Memories of IEBUPDTE come to me... A very useful program, when it came to
doing things, ahem, not allowed by the computer centre, by us Comp Sci
kiddies...
Ah, the time I got SPITBOL to work beyond its use-by date, for example;
the thing was riddled with date checks (the first one was obvious, but the
rest not so much; its endearing habit was to jump to whatever was in R0 at
the time). I wrote something that searched for that particular date
string, and after inspecting the surrounding binary code I patched it...
> The first time I tried to edit the deck on disc, I specified the output
> file to be equal to the input file. The program did not check this, and I
> ended by nuking about 20% of the card images! Luckily I had a listing...

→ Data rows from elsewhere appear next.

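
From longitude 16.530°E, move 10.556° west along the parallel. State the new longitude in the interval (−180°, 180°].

5.974°E

Start at +16.530°; shift −10.556° → +5.974°.
+5.974° already lies in (−180°, 180°].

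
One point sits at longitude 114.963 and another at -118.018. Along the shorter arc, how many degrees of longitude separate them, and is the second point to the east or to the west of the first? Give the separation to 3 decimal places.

Raw difference: -118.018 − 114.963 = -232.981°.
Normalise into (−180°, 180°]: -232.981° + 360° = 127.019°.
Positive ⇒ the second point lies to the east; separation 127.019°.

127.019° east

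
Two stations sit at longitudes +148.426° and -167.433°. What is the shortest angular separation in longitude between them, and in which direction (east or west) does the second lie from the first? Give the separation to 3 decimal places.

44.141° east

Raw difference: -167.433 − 148.426 = -315.859°.
Normalise into (−180°, 180°]: -315.859° + 360° = 44.141°.
Positive ⇒ the second point lies to the east; separation 44.141°.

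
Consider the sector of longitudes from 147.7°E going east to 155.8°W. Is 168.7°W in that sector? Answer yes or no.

Band width going east from +147.7° to -155.8°: ((-155.8 − 147.7) mod 360) = 56.5°.
Offset of -168.7° east of the west edge: ((-168.7 − 147.7) mod 360) = 43.6°.
43.6° ≤ 56.5° ⇒ inside.

Yes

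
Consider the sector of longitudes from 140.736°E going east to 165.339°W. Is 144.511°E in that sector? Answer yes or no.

Yes

Band width going east from +140.736° to -165.339°: ((-165.339 − 140.736) mod 360) = 53.925°.
Offset of +144.511° east of the west edge: ((144.511 − 140.736) mod 360) = 3.775°.
3.775° ≤ 53.925° ⇒ inside.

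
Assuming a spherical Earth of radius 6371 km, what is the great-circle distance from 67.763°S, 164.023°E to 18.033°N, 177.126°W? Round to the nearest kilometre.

9663 km

Δλ = -177.126 − 164.023 = -341.149°; wrapped into (−180°, 180°]: 18.851°.
Δφ = 18.033 − -67.763 = 85.796°.
a = sin²(Δφ/2) + cos φ₁ · cos φ₂ · sin²(Δλ/2) = 0.472997.
c = 2·atan2(√a, √(1−a)) = 1.51676 rad → d = 6371·c ≈ 9663.30 km.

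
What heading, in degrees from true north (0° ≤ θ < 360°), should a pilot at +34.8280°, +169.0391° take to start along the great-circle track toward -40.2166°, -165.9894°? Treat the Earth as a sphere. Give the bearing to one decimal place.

Δλ = -165.9894 − 169.0391 = -335.0285°; wrapped into (−180°, 180°]: 24.9715°.
θ = atan2( sin Δλ · cos φ₂ , cos φ₁ · sin φ₂ − sin φ₁ · cos φ₂ · cos Δλ )
  = atan2(0.32237, -0.92536) = 160.793° → normalised to [0°, 360°): 160.793°.

160.8°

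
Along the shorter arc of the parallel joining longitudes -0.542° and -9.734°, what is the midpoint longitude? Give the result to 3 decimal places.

-5.138°

Signed shortest Δλ from -0.542° to -9.734° is -9.192°.
Midpoint longitude = -0.542° + (-9.192°)/2 = -0.542° − 4.596° = -5.138°.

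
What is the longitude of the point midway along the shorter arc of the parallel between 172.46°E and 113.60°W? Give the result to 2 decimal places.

150.57°W

Signed shortest Δλ from +172.46° to -113.60° is +73.94°.
Midpoint longitude = +172.46° + (+73.94°)/2 = +172.46° + 36.97° = +209.43°.
Normalise into (−180°, 180°]: -150.57°.
(The naïve average (+172.46 + -113.60)/2 = 29.43° is on the wrong side of the globe.)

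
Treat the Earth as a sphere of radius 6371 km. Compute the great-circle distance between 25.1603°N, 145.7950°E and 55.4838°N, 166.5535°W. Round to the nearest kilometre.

5105 km

Δλ = -166.5535 − 145.7950 = -312.3485°; wrapped into (−180°, 180°]: 47.6515°.
Δφ = 55.4838 − 25.1603 = 30.3235°.
a = sin²(Δφ/2) + cos φ₁ · cos φ₂ · sin²(Δλ/2) = 0.152098.
c = 2·atan2(√a, √(1−a)) = 0.80126 rad → d = 6371·c ≈ 5104.80 km.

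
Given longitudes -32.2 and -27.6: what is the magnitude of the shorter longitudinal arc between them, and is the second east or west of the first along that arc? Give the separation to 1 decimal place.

4.6° east

Raw difference: -27.6 − -32.2 = 4.6°.
Normalise into (−180°, 180°]: 4.6° stays 4.6°.
Positive ⇒ the second point lies to the east; separation 4.6°.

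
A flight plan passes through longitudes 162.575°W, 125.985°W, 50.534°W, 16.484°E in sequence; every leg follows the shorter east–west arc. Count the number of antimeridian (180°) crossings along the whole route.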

> I punched out the trash on the disc and spent an entire weekend
> rearranging and repunching the cards to get back to where I had been...
[...]
And who here hasn't done "cat file ... > file"?
> It just goes to show that I should have taken my mother's advice --
> before you throw out a deck of cards, put a rubber band around it!
Walking down the corridors of Comp Sci, a student in front of me dropped
his entire deck of approx 2000 cards, all over the floor... I have no
idea whether he got them sorted, but I sure as hell used rubber bands
after that!
--
Dave Horsfall DTM (VK2KFU) "Those who don't understand security will suffer."